Pope Francis on Tuesday issued the most extensive revision to Catholic Church law in four decades, insisting that bishops take action against clerics who abuse minors and vulnerable adults, commit fraud, or attempt to ordain women.
It introduces new categories and clearer, more specific language in an attempt to give bishops less wiggle room to ignore their priests misdeeds.
Francis said the changes were needed to “avoid more serious evils and to soothe the wounds caused by human weakness”.
Punishment is promised for priests found guilty of “grooming or inducing” minors to expose themselves “pornographically”, as well as simply acquiring, stashing and distributing pornographic imagery of minors “by whatever technology”.
Recent events have forced some changes, including the possible defrocking of any cleric who uses “threats or abuse of his authority”, to force someone to have sexual relations with him.
Last year, an internal report found that American former cardinal Theodore McCarrick had abused his authority to force seminarians to sleep with him. He was defrocked in 2019 on charges of the sexual abuse of minors and running a sex ring out of his New Jersey beach house, where one victim claims he was molested by him and three other priests, the New York Post reported.
The Irish Times reports that Archbishop Filippo Iannone, head of the Vatican department that oversaw the review project, said there had been “a climate of excessive slack in the interpretation of penal law”, where some bishops sometimes put mercy before justice.
Apart from addressing the sex abuse issues that have been plaguing the Catholic Church for decades, the revised code addresses some other touchy issues related to women’s rights – namely, abortion and allowing women to be ordained.

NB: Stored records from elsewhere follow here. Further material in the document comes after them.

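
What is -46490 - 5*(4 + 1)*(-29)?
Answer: -45765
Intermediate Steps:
-46490 - 5*(4 + 1)*(-29) = -46490 - 5*5*(-29) = -46490 - 25*(-29) = -46490 + 725 = -45765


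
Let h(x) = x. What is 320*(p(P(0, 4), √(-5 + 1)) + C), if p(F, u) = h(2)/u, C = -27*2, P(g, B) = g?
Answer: -17280 - 320*I ≈ -17280.0 - 320.0*I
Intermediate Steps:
C = -54
p(F, u) = 2/u
320*(p(P(0, 4), √(-5 + 1)) + C) = 320*(2/(√(-5 + 1)) - 54) = 320*(2/(√(-4)) - 54) = 320*(2/((2*I)) - 54) = 320*(2*(-I/2) - 54) = 320*(-I - 54) = 320*(-54 - I) = -17280 - 320*I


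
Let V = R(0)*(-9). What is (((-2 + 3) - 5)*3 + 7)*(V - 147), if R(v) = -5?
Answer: 510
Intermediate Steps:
V = 45 (V = -5*(-9) = 45)
(((-2 + 3) - 5)*3 + 7)*(V - 147) = (((-2 + 3) - 5)*3 + 7)*(45 - 147) = ((1 - 5)*3 + 7)*(-102) = (-4*3 + 7)*(-102) = (-12 + 7)*(-102) = -5*(-102) = 510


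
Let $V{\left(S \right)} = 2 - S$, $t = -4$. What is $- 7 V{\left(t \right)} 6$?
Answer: $-252$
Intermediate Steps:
$- 7 V{\left(t \right)} 6 = - 7 \left(2 - -4\right) 6 = - 7 \left(2 + 4\right) 6 = \left(-7\right) 6 \cdot 6 = \left(-42\right) 6 = -252$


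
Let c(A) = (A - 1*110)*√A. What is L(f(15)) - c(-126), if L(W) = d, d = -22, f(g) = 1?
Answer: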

The Vatican’s stance on pregnancy termination remains unchanged and conservative. Namely, a “person who actually procures an abortion” shall be automatically excommunicated.
In other updated news for women, anyone who “attempts to confer a sacred order on a woman, and the woman who attempts to receive the sacred order” face excommunication, with the cleric also risking permanent expulsion. In other words, female priests are still out.
Earlier this year, the Pope formally allowed women to read mass, yet he reaffirmed that ordained ministries, such as the priesthood, remain reserved for men only.
Kate McElwee, executive director of the US-based Women’s Ordination Conference, said in a statement that while the position was not surprising, spelling it out in the new code was “a painful reminder of the Vatican’s patriarchal machinery and its far-reaching attempts to subordinate women”.